In all, D’Amato and his team will spread and spray 53 gallons of paint and finishes on this house: 8 gallons of sealer, 15 gallons of primer, 15 gallons of the burnt-orange body paint, 12 gallons of trim paint and 3 gallons of deep green on the shutters. Total paint cost: $1,530. If he were charging a client, D’Amato estimates the total for materials and labor would come in at about $20,000. “The scraping to bare wood is what really elevates that price,” he says. A less vigorous scrape could drop the cost by half, to as little as $10,000. As the sprayer’s compressor groans and the last coat hisses into place, D’Amato’s affinity for his craft suddenly makes perfect sense. Once forlorn, just another big old Boston-area house gone to seed, the Victorian is now breathtaking. Sweaty, rumpled and dappled orange, D’Amato shades his eyes and takes a long, loving look at the flawless facade. “This is not a color change,” he says. “This is a transformation.”
An Expert Evaluates Old Paint
1. CRACKS. Numerous horizontal and vertical fissures signal that oil-based paint is losing its grip and must be removed. When the buildup is more than 1/16 inch thick, as it is here, sheer weight is part of the problem. “There’s just too much paint on this place,” Andrew D’Amato says.

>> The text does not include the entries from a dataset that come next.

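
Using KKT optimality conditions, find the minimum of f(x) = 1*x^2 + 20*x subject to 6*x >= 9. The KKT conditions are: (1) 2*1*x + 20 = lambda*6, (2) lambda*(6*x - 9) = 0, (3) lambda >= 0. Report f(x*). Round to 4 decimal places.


Step 1: Try lambda = 0 (constraint inactive).
x_unc = -20/(2*1) = -10.0
Check: 6*-10.0 = -60.0 < 9 -- violated!
Step 2: Constraint must be active: 6*x = 9
x* = 9/6 = 1.5
lambda = (2*1*1.5 + 20)/6 = 3.8333
Step 3: Compute optimal value.
f(x*) = 1*1.5^2 + 20*1.5 = 32.25


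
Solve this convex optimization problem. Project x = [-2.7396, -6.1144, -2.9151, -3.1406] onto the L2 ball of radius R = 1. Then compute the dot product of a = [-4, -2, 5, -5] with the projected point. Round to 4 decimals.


Step 1: Compute ||x|| (intermediates to 6 decimals).
||x|| = sqrt((-2.7396)^2 + (-6.1144)^2 + (-2.9151)^2 + (-3.1406)^2) = 7.953142
Step 2: Project.
Since ||x|| > R, scale = R/||x|| = 1/7.953142 = 0.125736, proj(x) = scale * x
proj(x) = [-0.344466, -0.7688, -0.366533, -0.394886]
Step 3: Dot product.
a^T * proj(x) = -4*(-0.344466) - 2*(-0.7688) + 5*(-0.366533) - 5*(-0.394886) = 3.0572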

2. GRAY WOOD. Weathered wood makes a poor base for new paint. Because sunlight degrades the lining that holds wood cells together, surface fibers no longer bond to the wood underneath. New paint will stick?but just to a surface that’s about to be sloughed off. Peeling will reappear.
3. BRIGHT WOOD. Underneath all the gunk is wood that looks as good as new?and may be even better at holding paint than clapboards sold today are. Old clapboards often came from trees that grew slowly and were rift-sawn to minimize warp.